H.R. 1981 - Protecting Children From Internet Pornographers Act - cobrausn
http://thomas.loc.gov/cgi-bin/query/D?c112:1:./temp/~c112MGljGa::

======
bgentry
SEC. 4. RETENTION OF CERTAIN RECORDS BY ELECTRONIC COMMUNICATION SERVICE
PROVIDERS.

(a) In General- Section 2703 of title 18, United States Code, is amended by
adding at the end the following:

`(h) Retention of Certain Records- A provider of an electronic communication
service or remote computing service shall retain for a period of at least 18
months the temporarily assigned network addresses the service assigns to each
account, unless that address is transmitted by radio communication (as defined
in section 3 of the Communications Act of 1934).'.

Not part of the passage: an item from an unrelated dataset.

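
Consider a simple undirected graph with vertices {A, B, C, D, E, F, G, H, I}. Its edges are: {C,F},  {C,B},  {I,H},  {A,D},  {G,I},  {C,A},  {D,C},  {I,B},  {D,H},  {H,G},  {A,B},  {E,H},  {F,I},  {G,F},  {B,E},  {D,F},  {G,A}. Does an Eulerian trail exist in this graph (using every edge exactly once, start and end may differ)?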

(b) Sense of Congress- It is the sense of Congress that records retained
pursuant to section 2703(h) of title 18, United States Code, should be stored
securely to protect customer privacy and prevent against breaches of the
records.

------
cobrausn
Apologies about the URL - I just realized it is a temporary search result.

Here is a more permanent link:
<http://www.govtrack.us/congress/billtext.xpd?bill=h112-1981>

------
samstave
We should pass the 'Protect Everyone from Nefarious Internet Sites' act.